چکیده:
Following the victory of the constitutionalism movement in the 18th century and the formation of constitutional political systems, gradually democratic constitutions enacted, as a kind of state statute and the document of legal legitimacy to obtain and transfer political power, guarantee and protect human rights. However, the later challenge was the continuity of validity and the possibility of modifying and changing the constitution. Despite the primary recognition of this right for citizens and the possibility of changing the constitution (instead of the right to revolt), in many current constitutions, certain rules were excluded from the possibility of revision. The main challenge has been the possibility or impossibility of amending the foundations of the constitution and the legal effect of the limitations of revision. Some countries have not considered any restrictions on the revision of the Constitution, while others have contained restrictions for the protection of the fundamental rights and freedoms, especially on their political participation in power (the prohibition of the deformation of the republic). As an intermediate solution, in some other countries the possibility of a general revision of the constitution, or a revision of the restrictions, is provided in the constitution by an independent and special procedure. Concerning the supervision of the revision, except for a few countries, this is not explicitly provided in the constitutions. However, about the revision's procedure, in most countries, the constitutional judg emphasized considering the formal conditions of the revision. In any case, it seems, the legal or practical impossibility of amending the constitution, in whole or in part, could be considered as a kind of invitation to change the political system by other means.
خلاصه ماشینی:
Some scholars, citing the practice of constitutional protection authorities in some countries, such as Italy, Germany, and France, while accepting the existence of a hierarchy among norms within the constitution, believe that some of these norms, by virtue of constituting the “constitutionally based identity” (constitutionnelle ́Identite) in a political-legal system, are at a higher level than other norms contained in the constitution, therefore they must be observed as its limitations in revising the constitution) (Dubout, 2010/3: 451).

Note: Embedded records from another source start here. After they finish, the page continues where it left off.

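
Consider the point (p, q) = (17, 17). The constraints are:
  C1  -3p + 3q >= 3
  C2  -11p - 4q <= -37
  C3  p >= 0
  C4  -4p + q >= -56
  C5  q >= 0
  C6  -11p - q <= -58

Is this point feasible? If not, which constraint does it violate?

Constraint C1: -3p + 3q = 0, which is not ≥ 3. All other constraints are satisfied.

not feasible — violates C1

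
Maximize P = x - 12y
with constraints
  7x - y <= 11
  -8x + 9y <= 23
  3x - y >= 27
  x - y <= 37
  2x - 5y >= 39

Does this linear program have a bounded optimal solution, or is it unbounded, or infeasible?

Corner points and P = x - 12y:
  (-4, -39) → P = 464
  (-13/3, -124/3) → P = 1475/3
  (-5, -42) → P = 499
The feasible region has finitely many vertices and no improving ray; the maximum is 499 at (-5, -42).

bounded optimum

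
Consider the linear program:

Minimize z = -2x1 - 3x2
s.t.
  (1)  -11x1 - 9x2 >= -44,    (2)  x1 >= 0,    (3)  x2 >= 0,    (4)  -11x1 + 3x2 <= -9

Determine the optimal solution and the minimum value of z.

Feasible corners and z = -2x1 - 3x2:
  (4, 0) → z = -8
  (71/44, 35/12) → z = -527/44
  (9/11, 0) → z = -18/11

x1 = 71/44, x2 = 35/12, minimum z = -527/44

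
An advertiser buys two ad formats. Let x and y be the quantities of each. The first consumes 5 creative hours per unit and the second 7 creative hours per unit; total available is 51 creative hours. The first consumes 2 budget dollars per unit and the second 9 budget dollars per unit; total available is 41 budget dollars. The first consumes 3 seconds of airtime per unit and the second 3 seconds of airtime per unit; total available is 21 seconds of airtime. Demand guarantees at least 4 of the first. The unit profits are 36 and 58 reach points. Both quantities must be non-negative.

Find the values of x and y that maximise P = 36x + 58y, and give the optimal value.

x = 4, y = 3, maximum P = 318

Vertices and P = 36x + 58y:
  (7, 0) → P = 252
  (4, 0) → P = 144
  (4, 3) → P = 318

The optimum lies where 3x + 3y = 21 and x = 4.
Solving simultaneously gives x = 4, y = 3.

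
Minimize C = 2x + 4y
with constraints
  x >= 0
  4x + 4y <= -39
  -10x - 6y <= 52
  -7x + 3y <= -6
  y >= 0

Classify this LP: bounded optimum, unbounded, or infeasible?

The boundaries 4x + 4y = -39 and -10x - 6y = 52 meet at (13/8, -91/8), but that point violates y ≥ 0. Every candidate vertex is excluded by some other constraint, so the feasible region is empty.

infeasible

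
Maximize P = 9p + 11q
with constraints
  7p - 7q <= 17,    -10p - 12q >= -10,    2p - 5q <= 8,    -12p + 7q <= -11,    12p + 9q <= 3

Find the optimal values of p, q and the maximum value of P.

p = 5/8, q = -1/2, maximum P = 1/8

Corner points and P = 9p + 11q:
  (-1/46, -37/23) → P = -823/46
  (29/26, -15/13) → P = -69/26
  (5/8, -1/2) → P = 1/8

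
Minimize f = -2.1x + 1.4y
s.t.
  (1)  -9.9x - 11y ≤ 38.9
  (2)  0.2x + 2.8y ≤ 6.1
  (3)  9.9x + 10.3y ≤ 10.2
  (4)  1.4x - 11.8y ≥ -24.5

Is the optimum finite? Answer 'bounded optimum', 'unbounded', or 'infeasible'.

bounded optimum

Extreme points and f = -2.1x + 1.4y:
  (51287/693, -491/7) → f = -83693/330
  (-36426/6611, 18809/13222) → f = 896609/66110
  (-13199/13124, 25683/13124) → f = 636741/131240
The feasible region has finitely many vertices and no improving ray; the minimum is -83693/330 at (51287/693, -491/7).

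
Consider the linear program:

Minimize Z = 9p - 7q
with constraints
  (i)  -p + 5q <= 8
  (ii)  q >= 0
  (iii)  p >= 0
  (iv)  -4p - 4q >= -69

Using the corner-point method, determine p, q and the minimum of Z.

Extreme points and Z = 9p - 7q:
  (0, 8/5) → Z = -56/5
  (313/24, 101/24) → Z = 1055/12
  (0, 0) → Z = 0
  (69/4, 0) → Z = 621/4

At the optimal vertex, -p + 5q = 8 and p = 0.
Solving simultaneously gives p = 0, q = 8/5.

p = 0, q = 8/5, minimum Z = -56/5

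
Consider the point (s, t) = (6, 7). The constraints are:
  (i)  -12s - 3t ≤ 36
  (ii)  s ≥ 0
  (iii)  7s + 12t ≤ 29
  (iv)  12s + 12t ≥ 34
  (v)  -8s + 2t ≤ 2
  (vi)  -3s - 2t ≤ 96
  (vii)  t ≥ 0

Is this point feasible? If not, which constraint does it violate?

Constraint (iii): 7s + 12t = 126, which is not ≤ 29. All other constraints are satisfied.

not feasible — violates (iii)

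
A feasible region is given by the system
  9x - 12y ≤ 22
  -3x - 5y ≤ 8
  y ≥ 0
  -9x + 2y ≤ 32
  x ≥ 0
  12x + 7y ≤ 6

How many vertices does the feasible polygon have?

The feasible vertices (each the meet of two boundaries and inside every other half-plane) are:
  (0, 0)
  (1/2, 0)
  (0, 6/7)

3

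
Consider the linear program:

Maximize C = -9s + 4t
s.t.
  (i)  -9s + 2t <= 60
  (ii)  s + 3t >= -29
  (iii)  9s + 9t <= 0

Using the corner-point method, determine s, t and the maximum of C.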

For example, among rights and freedoms or regarding rights and freedoms and the requirements of public order and security (for example, in the conflict between the right to strike and the principle of continuity of public services), it may be possible to confirm Vedel's opinion that in the relationship between rights and freedoms with each other and with other principles of the constitution, the main goal is to create a balance based on the benefit of the time of revision or the revision procedure, as well as the substantive limitation in Article 89, namely the prohibition of changing the form of the republic, considered the constituent power as sovereign to repeal, amend, or complete the constitution in any desired form without any obstacles; something that some have considered a change in the Council’s practice and recognition of the Council’s control over constitutional revision, while the majority of legal scholars do not consider the enumeration of limitations as acceptance and recognition of the competence to supervise revision.